There was a surprising announcement yesterday in the OT detection space with the creation of the Emerging Threat Open Sharing (ETHOS) organization, open source project and development plan. Surprising because of the members. The big three in OT detection: Claroty, Nozomi and Dragos. Plus two in the next tier, Tenable and Forescout, and a handful of others that offer supporting services.
If this effort was government driven, ISAC driven or some other group with market power, then getting competitors into an organization like this would be less surprising. Instead this was initiated by the competitors. It’s a bold move, a worthy attempt, by the founding companies.
Some early thoughts after reading the press release, FAQ and being briefed.
What Is ETHOS?
ETHOS is a non-profit entity. ETHOS is an open-source platform for sharing anonymized threat information created and maintained with the assistance of the non-profit entity.
The open source platform will initially be integrated into OT detection and analysis products that will then be able to anonymize and send data to an ETHOS server. This ETHOS server can then share this data, and analyzed output, as the organization running the server desires.
The FAQ states “ETHOS is sharing and correlating IOC-style information such as hashes, IP Addresses and Domains.”
Emerging Threats And Other Offerings
ETHOS is for sharing of “early warning threat information”. Not information that is already known. The ETHOS FAQ states this is not a replacement for other information sharing programs such as CISCP, Essence, or CRISP from the US Government. In theory it is not a replacement for Dragos’ Neighborhood Keeper and other OT security or ICS vendor offerings, or ISAC offerings, or MSSP services.
A known hash, IP address, or domain would not be sent, in theory. It is up to the asset owner with the data to determine what is sent and to which ETHOS server(s).
I’m skeptical that there is a place for just emerging threat information sharing. It’s more likely that ETHOS becomes a widely used OT information sharing platform for emerging and known threat information, or doesn’t broadly succeed.
A second potential problem with this approach is many of the founding members and others in the space run marketing campaigns based on finding emerging threats, giving the threat or threat actor a clever name, and being the first to disclose some details publicly and more details to their paying customers. If this info is truly new, and the information is shared, more parties enter the race to analyze, name and market the new attack. Perhaps I’m being too cynical.
Where Will ETHOS Be?
The key to success of the project will be having ETHOS server hosts who asset owners feel comfortable sending data to and have the ability to analyze and make the data available to a receptive community. Who might this be?
The US DHS CISA provided a quote that they are “looking forward to collaborating”. The US Government has a lot of information sharing efforts undergoing and envisioned. ETHOS being one more source is likely. For example, CISA could bring ETHOS data in and use it to enhance already existing threat delivery systems.
The ISAC’s are ETHOS server host candidates, especially those that don’t have a robust information sharing capability today. If the next version of Claroty, Dragos, Nozomi, … includes a ETHOS capability it might be the fastest and cheapest way to get a threat information sharing program started.
Neither governments or ISACs are moneymakers. In the briefing, the ETHOS team discussed how they looked at other open source projects to see key factors for success. Kubernetes was one of the highlighted examples. One key with Kubernetes is for profit companies found the software helped them make and save money, directly and indirectly. Some moneymaking ETHOS server hosts could be:
- MSSPs – Their customers may not have their preferred or supported OT Detection solution deployed. ETHOS could be a standard way to bring information into their SOC.

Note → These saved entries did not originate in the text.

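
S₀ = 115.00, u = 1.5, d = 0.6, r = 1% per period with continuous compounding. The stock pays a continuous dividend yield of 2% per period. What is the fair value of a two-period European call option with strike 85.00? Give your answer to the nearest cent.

Per-period risk-free factor R = e^0.01 = 1.0101; dividend-adjusted growth = e^(0.01−0.02) = 0.9900.
Risk-neutral probability p = (0.9900 − 0.6)/(1.5 − 0.6) = 0.3900/0.9000 = 0.4334
Terminal stock prices: S_uu = 258.8, S_ud = 103.5, S_dd = 41.4
Terminal payoffs (S − K): max(173.8, 0) = 173.8, max(18.5, 0) = 18.5, max(-43.6, 0) = 0
Node u (S = 172.5): V_u = e^(−0.01)·[0.4334·173.7500 + 0.5666·18.5000] = 84.9300
Node d (S = 69): V_d = e^(−0.01)·[0.4334·18.5000 + 0.5666·0.0000] = 7.9379
Node 0 (S = 115): V_0 = e^(−0.01)·[0.4334·84.9300 + 0.5666·7.9379] = 40.8944

40.89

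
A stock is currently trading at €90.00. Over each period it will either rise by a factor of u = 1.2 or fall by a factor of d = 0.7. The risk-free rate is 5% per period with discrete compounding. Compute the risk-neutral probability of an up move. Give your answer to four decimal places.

p = 0.7000

Risk-neutral probability p = (1 + 0.05 − 0.7)/(1.2 − 0.7) = 0.3500/0.5000 = 0.7000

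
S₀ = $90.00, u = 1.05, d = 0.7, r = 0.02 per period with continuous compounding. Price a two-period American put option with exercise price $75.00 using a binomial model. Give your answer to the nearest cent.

$1.66

Risk-neutral probability p = (e^0.02 − 0.7)/(1.05 − 0.7) = 0.3202/0.3500 = 0.9149
Terminal stock prices: S_uu = 99.23, S_ud = 66.15, S_dd = 44.1
Terminal payoffs (K − S): max(-24.23, 0) = 0, max(8.85, 0) = 8.85, max(30.9, 0) = 30.9
Node u (S = 94.5): continuation = e^(−0.02)·[0.9149·0.0000 + 0.0851·8.8500] = 0.7386; exercise value = 0.0000 ≤ continuation, so V_u = 0.7386
Node d (S = 63): continuation = e^(−0.02)·[0.9149·8.8500 + 0.0851·30.9000] = 10.5149; exercise value = 12.0000 > continuation, so V_d = 12.0000 (exercise)
Node 0 (S = 90): continuation = e^(−0.02)·[0.9149·0.7386 + 0.0851·12.0000] = 1.6637; exercise value = 0.0000 ≤ continuation, so V_0 = 1.6637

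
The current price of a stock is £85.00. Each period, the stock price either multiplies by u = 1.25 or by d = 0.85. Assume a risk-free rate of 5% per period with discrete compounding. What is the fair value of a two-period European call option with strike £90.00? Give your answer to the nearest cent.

Risk-neutral probability p = (1 + 0.05 − 0.85)/(1.25 − 0.85) = 0.2000/0.4000 = 0.5000
Terminal stock prices: S_uu = 132.8, S_ud = 90.31, S_dd = 61.41
Terminal payoffs (S − K): max(42.81, 0) = 42.81, max(0.3125, 0) = 0.3125, max(-28.59, 0) = 0
Node u (S = 106.2): V_u = 1/1.05·[0.5000·42.8125 + 0.5000·0.3125] = 20.5357
Node d (S = 72.25): V_d = 1/1.05·[0.5000·0.3125 + 0.5000·0.0000] = 0.1488
Node 0 (S = 85): V_0 = 1/1.05·[0.5000·20.5357 + 0.5000·0.1488] = 9.8498

£9.85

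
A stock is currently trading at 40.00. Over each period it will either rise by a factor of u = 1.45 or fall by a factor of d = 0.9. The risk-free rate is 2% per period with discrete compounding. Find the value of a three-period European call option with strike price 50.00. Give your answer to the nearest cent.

Risk-neutral probability p = (1 + 0.02 − 0.9)/(1.45 − 0.9) = 0.1200/0.5500 = 0.2182
Terminal stock prices: S_uuu = 121.9, S_uud = 75.69, S_udd = 46.98, S_ddd = 29.16
Terminal payoffs (S − K): max(71.94, 0) = 71.94, max(25.69, 0) = 25.69, max(-3.02, 0) = 0, max(-20.84, 0) = 0
Node uu (S = 84.1): V_uu = 1/1.02·[0.2182·71.9450 + 0.7818·25.6900] = 35.0804
Node ud (S = 52.2): V_ud = 1/1.02·[0.2182·25.6900 + 0.7818·0.0000] = 5.4952
Node dd (S = 32.4): V_dd = 1/1.02·[0.2182·0.0000 + 0.7818·0.0000] = 0.0000
Node u (S = 58): V_u = 1/1.02·[0.2182·35.0804 + 0.7818·5.4952] = 11.7158
Node d (S = 36): V_d = 1/1.02·[0.2182·5.4952 + 0.7818·0.0000] = 1.1754
Node 0 (S = 40): V_0 = 1/1.02·[0.2182·11.7158 + 0.7818·1.1754] = 3.4070

3.41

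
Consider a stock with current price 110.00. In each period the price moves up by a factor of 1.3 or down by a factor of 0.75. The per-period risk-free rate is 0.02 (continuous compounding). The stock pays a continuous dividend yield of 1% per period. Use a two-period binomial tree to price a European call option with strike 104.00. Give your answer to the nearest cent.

19.15

Per-period risk-free factor R = e^0.02 = 1.0202; dividend-adjusted growth = e^(0.02−0.01) = 1.0101.
Risk-neutral probability p = (1.0101 − 0.75)/(1.3 − 0.75) = 0.2601/0.5500 = 0.4728
Terminal stock prices: S_uu = 185.9, S_ud = 107.2, S_dd = 61.88
Terminal payoffs (S − K): max(81.9, 0) = 81.9, max(3.25, 0) = 3.25, max(-42.12, 0) = 0
Node u (S = 143): V_u = e^(−0.02)·[0.4728·81.9000 + 0.5272·3.2500] = 39.6365
Node d (S = 82.5): V_d = e^(−0.02)·[0.4728·3.2500 + 0.5272·0.0000] = 1.5062
Node 0 (S = 110): V_0 = e^(−0.02)·[0.4728·39.6365 + 0.5272·1.5062] = 19.1481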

- ICS Vendors – Schneider Electric is a founding member. Siemens, Honeywell and others have MSSP, support and incident response services. This could be an easier way to onboard and migrate asset owners to their services.
- Large Asset Owners – Many large asset owners have a wide variety of systems deployed. This happens through various regimes making different choices and acquisition. While ripping out and replacing an OT detection solution is easier than an ICS, it still costs money.
Is There Room, Or A Need, For An OT Only Threat Sharing Platform
Look who is not on the list: Google, Amazon, Microsoft, IBM, Splunk, Cisco, … The big players in IT who have their own consortiums.
ETHOS has a powerhouse of OT security vendors at launch. Will there be enough ETHOS recipients, the people getting and acting on the data to warrant an OT only approach? In the short run I believe the answer is yes. 3+ years out is an open question.
I must admit that back in 2019 I thought that the IT detection and response would have absorbed more of the OT market in 2023 than it has. The OT market has twists and turns and this effort is worth watching and considering.